Monrovia — Atty. Kofi Woods, ex-minister of Public Works says ownership of logging companies by government officials, the Carbon Credit complication and other forms of criminal quest in the country is a curse of resource development and advancement in Liberia.
"The bleeding of our forests must come to an end. I know this is a cliché, but our natural resources must cease being a curse; it must be a blessing," he said.
He spoke at the launch of the NGO coalition of Liberia (NCL) strategy advocacy that comprised of members from selected CSO's of the coalition.
Atty. Woods said the strategy employed should offer the society (the supply chain) and the international community (the demand chain) redemption from years of pillage, plunder and the callous disregard for communities, environment, land use, and forest.
"Our unique species of wildlife, Flora, and Fauna are being destroyed and it is now time to act for the good of posterity," he said.
Atty. Woods furthered that the strategy must help Liberian appreciate the connectivity between human survival, "the use of our forests and our environment in general and the overall impact on climate change and weather patterns not only in Liberia but around the world."
According to him, citizens have failed to realize that the abuse of forest is an abuse on human civilization and the threat to the forests and environment represents a threat to human civilization.
"Studies have shown that forests provide protection against flooding.
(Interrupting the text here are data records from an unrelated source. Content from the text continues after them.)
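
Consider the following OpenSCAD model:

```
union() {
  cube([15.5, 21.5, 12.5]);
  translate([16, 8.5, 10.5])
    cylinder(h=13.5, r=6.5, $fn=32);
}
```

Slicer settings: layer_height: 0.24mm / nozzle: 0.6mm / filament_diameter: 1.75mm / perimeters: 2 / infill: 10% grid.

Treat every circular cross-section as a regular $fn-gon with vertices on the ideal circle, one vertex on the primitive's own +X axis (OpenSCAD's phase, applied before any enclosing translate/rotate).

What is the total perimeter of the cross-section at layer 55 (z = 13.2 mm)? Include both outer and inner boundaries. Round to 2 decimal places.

At z = 13.2 mm: the cube is absent (z outside [0, 12.5]); the r=6.5 cylinder at (16, 8.5) gives a regular 32-gon of circumradius 6.5 (constant along its height) (perimeter = 2·32·6.500·sin(180°/32) = 40.78 mm); Combining (union): only the r=6.5 cylinder at (16, 8.5) is present, so the union is just that shape — boundary = 40.78 mm. Overall, the cross-section is a single solid region. Total boundary length (outer) = 40.78 mm.

40.78 mm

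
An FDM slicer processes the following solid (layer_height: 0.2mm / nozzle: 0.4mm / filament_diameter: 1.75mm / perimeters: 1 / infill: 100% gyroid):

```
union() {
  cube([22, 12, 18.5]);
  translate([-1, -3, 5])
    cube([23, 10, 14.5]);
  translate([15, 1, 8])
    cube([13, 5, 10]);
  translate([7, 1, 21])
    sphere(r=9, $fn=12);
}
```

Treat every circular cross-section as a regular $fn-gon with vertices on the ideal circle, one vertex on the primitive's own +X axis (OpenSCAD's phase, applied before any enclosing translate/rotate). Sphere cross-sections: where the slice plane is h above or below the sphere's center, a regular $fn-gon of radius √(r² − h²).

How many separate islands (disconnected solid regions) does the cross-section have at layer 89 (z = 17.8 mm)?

At z = 17.8 mm: the 22×12 cube contributes its full rectangle; the cube at (-1, -3) (footprint 23×10) is included at this height; the cube at (15, 1) is present — its section is the full 13×5 rectangle; the r=9 sphere at (7, 1) contributes a regular 12-gon of circumradius √(9²−3.2²) = 8.412; Combining (union): the regions partially overlap (shared area 357.51 mm²), so overlapping operands fuse into one piece — 1 connected region. Overall, the cross-section is a single solid region. Island count = 1.

1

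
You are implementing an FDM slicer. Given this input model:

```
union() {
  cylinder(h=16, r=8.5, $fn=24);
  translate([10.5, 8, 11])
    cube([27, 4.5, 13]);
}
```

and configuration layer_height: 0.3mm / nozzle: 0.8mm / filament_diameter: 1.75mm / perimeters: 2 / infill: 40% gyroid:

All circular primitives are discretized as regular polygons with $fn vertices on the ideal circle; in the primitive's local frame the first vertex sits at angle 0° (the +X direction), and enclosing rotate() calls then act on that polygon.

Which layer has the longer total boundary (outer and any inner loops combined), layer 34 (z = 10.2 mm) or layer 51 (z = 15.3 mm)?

Layer 34 (z = 10.2): the r=8.5 cylinder contributes a regular 24-gon of circumradius 8.5 (perimeter = 2·24·8.500·sin(180°/24) = 53.25 mm); the cube at (10.5, 8) is not intersected at this z (z outside [11, 24]); Merging all regions: only the r=8.5 cylinder is present, so the union is just that shape — boundary = 53.25 mm. So its perimeter = 53.25 mm. Layer 51 (z = 15.3): the r=8.5 cylinder contributes a regular 24-gon of circumradius 8.5 (perimeter = 2·24·8.500·sin(180°/24) = 53.25 mm); the cube at (10.5, 8) (footprint 27×4.5) is included at this height (perimeter 63.00 mm); Taking the union: the 2 present regions are separate (no shared area or edge), so areas and boundary lengths simply add and each stays a separate island — boundary = 116.25 mm. So its perimeter = 116.25 mm. Layer 51 is larger (116.25 vs 53.25 mm).

layer 51 (z = 15.3 mm)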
Therefore, the unabated loss of forests in Liberia due to the illegal logging which has become common may exacerbate the frequency of flood we are currently experiencing."
"It may also increase related disasters with severe negative impact on the environment and inflict havoc on the economy. Sadly, illegal logging without reforestation is bad news for glaring and galloping effects of global warming."
Atty Woods noted that researchers and other forest advocates have warned that "Liberians should not sit reluctantly and wait for their government to take action first,
"but instead every Liberian must begin to create an environmentally conscious culture through research, education and people-centered grassroots initiatives like environmental restoration, ecosystem rehabilitation and planting trees campaign in every community across the country."
He said the forests are of vital importance for the livelihoods for millions of West Africans and provide key ecosystem services of local and global importance.
"Liberia's Upper Guinea forests (about 43-45% of a sub-Saharan forest) are exceptionally diverse, with very high rates of endemism."
According to him, Liberia holds some of the last remaining intact forests in West Africa and so reducing deforestation quickly and efficiently would be important in global climate change mitigation.
On the land rights bill, he said it has affirmed that all land owned and occupied by communities for hundreds of years belong to them and that their ownership is effective upon its passage without regards to whether they have a deed to it or not.
"It says that these communities do no need deed from the Republic, because the Republic never owned their land, and so the Republic does not have ownership that it will transfer to them."
He said the law reaffirms the provisions of the Constitution that the mineral belongs to Liberia but says that the ownership of the surface land belongs to the communities (as to community land) or private individuals (as to private land) and government (as to government land.
The law also says that community land will also be treated equally as private land. These are recent and interesting developments for your advocacy.
A facilitator of NGO coalition of Liberia (NCL), Richard Hoff said Liberia is one of six tropical countries that have ratified and is implementing Voluntary Partnership Agreement (VPA)'s making sure it develops a system to control, verify and license legal timbers.
He said under the reforms, parties agreed to train community members in how to monitor forest activities and advocates for themselves where applicable.
The NCL facilitator furthered that despite several laws been formulated to improve accountability and transparency in the sector, concession communities continue to experience illegal logging and noncompliance to contracts and social agreements.
The NCL is under the European Union non-state actors project, that seeks to publicize laws, regulations, and agreements on the sector on the sector and to advocate for amendment of some unfavorable laws.
The advocacy will focus on recommendations from NCL core team review a d making available final copies of the social agreement and contracts that are signed between communities and companies.
It will also make clearer cubic meters fees payment protocol and push for the repeal of the law abolishing the 'bid premium law', the forestry industrial development and employment regime act of 2017.
Hoff disclosed that following an investigation 31 recommendations are unaddressed and 10 recommendations for action was submitted.
The advocacy strategy was developed around two of the recommendations for a short term while also campaigning for law suspending the bid premium law.